The Chinese corporation and the Tanzania Petroleum Development Corporation (TPDC) would work together on projects in TPDC’s deep-water regions, the minister said. The blocks are close to the significant natural gas discoveries made by a joint venture of Shell, Equinor, and ExxonMobil.
An agreement to construct an LNG export facility was signed last month between the three supermajors and the Tanzanian government.
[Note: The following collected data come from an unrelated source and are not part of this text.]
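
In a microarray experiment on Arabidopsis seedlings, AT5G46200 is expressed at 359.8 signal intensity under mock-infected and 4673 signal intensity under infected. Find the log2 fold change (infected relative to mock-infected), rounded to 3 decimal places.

3.699

Fold change = 4673 / 359.8 = 12.9878
log2(12.9878) = 3.6991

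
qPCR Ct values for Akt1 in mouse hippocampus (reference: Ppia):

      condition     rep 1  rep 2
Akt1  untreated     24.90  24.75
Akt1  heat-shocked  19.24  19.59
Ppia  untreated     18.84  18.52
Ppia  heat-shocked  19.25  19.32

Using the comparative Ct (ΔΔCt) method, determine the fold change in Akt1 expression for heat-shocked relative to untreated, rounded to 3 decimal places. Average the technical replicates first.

Mean Ct: Akt1 untreated 24.825; Akt1 heat-shocked 19.415; Ppia untreated 18.680; Ppia heat-shocked 19.285
ΔCt(untreated) = 24.825 − 18.680 = 6.145
ΔCt(heat-shocked) = 19.415 − 19.285 = 0.130
ΔΔCt = 0.130 − 6.145 = -6.015
Fold change = 2^(−(-6.015)) = 2^6.015 = 64.6689

64.669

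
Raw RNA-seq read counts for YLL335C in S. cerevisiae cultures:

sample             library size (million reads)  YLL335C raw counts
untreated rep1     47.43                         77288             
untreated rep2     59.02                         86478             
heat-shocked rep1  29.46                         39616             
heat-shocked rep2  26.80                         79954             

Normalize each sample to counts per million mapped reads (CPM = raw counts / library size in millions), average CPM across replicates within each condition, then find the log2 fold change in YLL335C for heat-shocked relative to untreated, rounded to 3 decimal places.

CPM(untreated rep1) = 77288 / 47.43 = 1629.5172
CPM(untreated rep2) = 86478 / 59.02 = 1465.2321
CPM(heat-shocked rep1) = 39616 / 29.46 = 1344.7386
CPM(heat-shocked rep2) = 79954 / 26.80 = 2983.3582
mean CPM(untreated) = 1547.3747; mean CPM(heat-shocked) = 2164.0484
Fold change = 2164.0484 / 1547.3747 = 1.39853
log2(1.39853) = 0.4839

0.484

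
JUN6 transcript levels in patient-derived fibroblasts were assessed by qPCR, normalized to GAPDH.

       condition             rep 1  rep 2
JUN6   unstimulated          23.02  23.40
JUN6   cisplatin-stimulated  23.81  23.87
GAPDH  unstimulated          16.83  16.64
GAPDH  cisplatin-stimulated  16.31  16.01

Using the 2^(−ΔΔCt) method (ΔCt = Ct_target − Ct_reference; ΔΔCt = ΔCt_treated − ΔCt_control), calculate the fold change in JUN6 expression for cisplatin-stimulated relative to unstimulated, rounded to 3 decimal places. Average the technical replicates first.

Mean Ct: JUN6 unstimulated 23.210; JUN6 cisplatin-stimulated 23.840; GAPDH unstimulated 16.735; GAPDH cisplatin-stimulated 16.160
ΔCt(unstimulated) = 23.210 − 16.735 = 6.475
ΔCt(cisplatin-stimulated) = 23.840 − 16.160 = 7.680
ΔΔCt = 7.680 − 6.475 = 1.205
Fold change = 2^(−1.205) = 0.4338

0.434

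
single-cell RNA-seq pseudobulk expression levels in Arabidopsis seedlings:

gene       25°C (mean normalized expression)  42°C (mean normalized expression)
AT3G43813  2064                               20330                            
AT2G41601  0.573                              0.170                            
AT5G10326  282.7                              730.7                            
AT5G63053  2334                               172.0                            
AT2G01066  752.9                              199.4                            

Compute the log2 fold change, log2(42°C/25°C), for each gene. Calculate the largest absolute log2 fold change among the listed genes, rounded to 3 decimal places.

log2(20330/2064) = 3.300  (AT3G43813)
log2(0.170/0.573) = -1.753  (AT2G41601)
log2(730.7/282.7) = 1.370  (AT5G10326)
log2(172.0/2334) = -3.762  (AT5G63053)
log2(199.4/752.9) = -1.917  (AT2G01066)
The largest magnitude belongs to AT5G63053.

3.762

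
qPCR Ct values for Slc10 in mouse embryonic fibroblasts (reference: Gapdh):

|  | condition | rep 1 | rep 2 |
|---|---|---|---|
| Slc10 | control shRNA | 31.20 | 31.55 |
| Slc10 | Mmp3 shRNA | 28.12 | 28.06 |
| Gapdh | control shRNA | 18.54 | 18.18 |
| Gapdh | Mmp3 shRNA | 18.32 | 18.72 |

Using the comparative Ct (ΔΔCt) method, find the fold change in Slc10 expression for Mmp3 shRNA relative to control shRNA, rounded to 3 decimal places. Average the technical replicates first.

Mean Ct: Slc10 control shRNA 31.375; Slc10 Mmp3 shRNA 28.090; Gapdh control shRNA 18.360; Gapdh Mmp3 shRNA 18.520
ΔCt(control shRNA) = 31.375 − 18.360 = 13.015
ΔCt(Mmp3 shRNA) = 28.090 − 18.520 = 9.570
ΔΔCt = 9.570 − 13.015 = -3.445
Fold change = 2^(−(-3.445)) = 2^3.445 = 10.8905

10.891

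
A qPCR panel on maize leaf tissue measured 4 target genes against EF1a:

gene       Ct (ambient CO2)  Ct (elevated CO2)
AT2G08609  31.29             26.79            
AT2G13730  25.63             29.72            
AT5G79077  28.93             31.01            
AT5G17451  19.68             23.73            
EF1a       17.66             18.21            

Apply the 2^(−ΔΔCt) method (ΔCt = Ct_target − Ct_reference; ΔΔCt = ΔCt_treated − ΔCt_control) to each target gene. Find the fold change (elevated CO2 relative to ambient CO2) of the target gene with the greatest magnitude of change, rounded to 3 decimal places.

33.128

AT2G08609: ΔΔCt = (26.79−18.21) − (31.29−17.66) = 8.58 − 13.63 = -5.05; fold change = 2^5.05 = 33.128
AT2G13730: ΔΔCt = (29.72−18.21) − (25.63−17.66) = 11.51 − 7.97 = 3.54; fold change = 2^-3.54 = 0.086
AT5G79077: ΔΔCt = (31.01−18.21) − (28.93−17.66) = 12.80 − 11.27 = 1.53; fold change = 2^-1.53 = 0.346
AT5G17451: ΔΔCt = (23.73−18.21) − (19.68−17.66) = 5.52 − 2.02 = 3.50; fold change = 2^-3.50 = 0.088
AT2G08609 has the largest |ΔΔCt| = 5.05.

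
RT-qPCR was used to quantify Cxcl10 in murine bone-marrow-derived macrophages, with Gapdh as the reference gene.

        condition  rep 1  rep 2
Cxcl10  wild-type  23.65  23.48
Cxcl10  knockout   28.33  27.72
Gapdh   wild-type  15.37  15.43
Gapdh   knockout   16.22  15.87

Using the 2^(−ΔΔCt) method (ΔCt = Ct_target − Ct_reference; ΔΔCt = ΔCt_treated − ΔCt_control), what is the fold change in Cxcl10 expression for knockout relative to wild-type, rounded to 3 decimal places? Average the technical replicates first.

Mean Ct: Cxcl10 wild-type 23.565; Cxcl10 knockout 28.025; Gapdh wild-type 15.400; Gapdh knockout 16.045
ΔCt(wild-type) = 23.565 − 15.400 = 8.165
ΔCt(knockout) = 28.025 − 16.045 = 11.980
ΔΔCt = 11.980 − 8.165 = 3.815
Fold change = 2^(−3.815) = 0.0711

0.071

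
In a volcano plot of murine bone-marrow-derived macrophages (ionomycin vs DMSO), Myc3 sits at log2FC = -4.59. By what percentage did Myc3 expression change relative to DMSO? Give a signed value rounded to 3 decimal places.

Fold change = 2^(-4.59) = 0.0415
Percent change = (FC − 1) × 100% = (0.0415 − 1) × 100 = -95.848%

-95.848%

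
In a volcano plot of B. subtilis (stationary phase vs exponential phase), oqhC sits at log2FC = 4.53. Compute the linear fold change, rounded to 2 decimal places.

Fold change = 2^(4.53) = 23.103

23.10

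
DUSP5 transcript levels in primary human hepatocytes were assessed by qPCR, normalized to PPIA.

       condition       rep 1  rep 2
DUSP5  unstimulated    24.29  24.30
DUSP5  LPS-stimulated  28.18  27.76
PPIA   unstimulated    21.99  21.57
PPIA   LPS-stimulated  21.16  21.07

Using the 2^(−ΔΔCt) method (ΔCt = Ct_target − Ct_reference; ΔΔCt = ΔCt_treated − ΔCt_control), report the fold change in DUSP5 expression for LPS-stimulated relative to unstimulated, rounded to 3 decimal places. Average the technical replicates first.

Mean Ct: DUSP5 unstimulated 24.295; DUSP5 LPS-stimulated 27.970; PPIA unstimulated 21.780; PPIA LPS-stimulated 21.115
ΔCt(unstimulated) = 24.295 − 21.780 = 2.515
ΔCt(LPS-stimulated) = 27.970 − 21.115 = 6.855
ΔΔCt = 6.855 − 2.515 = 4.340
Fold change = 2^(−4.340) = 0.0494

0.049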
The foundation of the first arrangement is an agreement with the host government and a production-sharing agreement.
Tanzania and other African countries are making an effort to capitalize on the rising LNG demand in Europe, which is buying more and more of the ultra-chilled fuel to replace Russian pipeline supplies.
Oil and gas corporations are currently attempting to sign more deals in the Mediterranean and Africa in order to supply gas to Europe, which plans to stop using Russian gas by 2027.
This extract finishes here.